Eliot sighed, wrapping his arms around the big wheel and staring down into the ramshackle jungle. “Yeah. Me too. But I’m also . . . relieved.”
“I understand that.” He did. When Irene had asked him to go, he’d been relieved too. It was exhausting being responsible for someone else’s happiness.
“She said she would come back for some of the public functions I’ll need her for. Keep the papers quiet. Not for me. I don’t really care. But Congressman Sweeney keeps hammering Mayor Burton over this Butcher business. Democrats and Republicans, you know how it is. Everybody’s always looking for an angle to bury each other. But I don’t want to be a political liability.”
“Gotta keep up appearances,” Malone said, tone dry. Eliot knew all about appearances, and he juggled that part of the spotlight well, even though he’d never been very political himself. Politics and public service, even in the bureau, was all about appearance. Malone had learned that the images most people presented to the world didn’t reflect reality. Which, for some reason, had his thoughts bouncing back to Dani Flanagan. She had her own methods of getting at the truth.

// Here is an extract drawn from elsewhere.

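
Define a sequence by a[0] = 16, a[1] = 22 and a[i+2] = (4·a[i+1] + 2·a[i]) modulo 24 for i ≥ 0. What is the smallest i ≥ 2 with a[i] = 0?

Listing terms: a[0] = 16; a[1] = 22; a[2] = 0; a[3] = 20; a[4] = 8; a[5] = 0; a[6] = 16; a[7] = 16; a[8] = 0; a[9] = 8; a[10] = 8; a[11] = 0.
Since (a[10], a[11]) = (a[4], a[5]) = (8, 0) (two consecutive terms determine the rest), the sequence is eventually periodic: after a pre-period of length 4 it cycles with period 6.
The value 0 first appears (with i ≥ 2) at a[2].

2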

“Do you think there’s such a thing as a . . . sixth sense?” he asked Eliot abruptly.
Eliot frowned at him, distracted from his marital woes. “Like prescience?”
“Nah. Not foreknowledge. Not that. More like . . . an ability to see things other people can’t. Or maybe see isn’t the right way to describe it either. It’s more like a heightened sense of touch. You hold something and you know . . . where it’s been.” He didn’t know if that was what Dani did, exactly, but he needed to keep it simple.
“I’ve never heard of anything like that before. Although, come to think of it, my mother seemed to always know where I’d been.”
Malone sighed.
“Now what’s this about?”
Malone waved his hand. “Nothing.”
“You seeing things, Mike?” Ness felt his head like he was checking for fever. Malone swatted his hand away, but Eliot was smiling again.
“Not me. No. Though I used to see colors around people when I was younger. Some murky. Some bright. I always thought I was seeing the color of people’s souls.”
“Oh yeah? What color do you think my soul would be?”
“Green. Pea green, with a shot of shit brown,” Malone said without hesitation or inflection.
“Ha!” Ness spat, laughing again.
It was actually the same blue as his eyes. He’d seen it a few times, hovering around Eliot like a shadow. Over the years, he’d glimpsed a few colored halos clinging to various people, but he always looked away.
He looked away again, staring at the window, but he couldn’t let the subject rest. “I guess I’m just trying to decide what I believe and what I don’t, Ness.”
For a moment both men were silent, lost in the conundrum of personal faith.
“Capone had a guy—a numbers guy—who could do sums in his head,” Malone continued, pensive. “Didn’t matter what it was, he could spit it out. He was great at cards too. It wasn’t magic. Wasn’t voodoo. It was just . . . something he could do that the rest of us couldn’t.”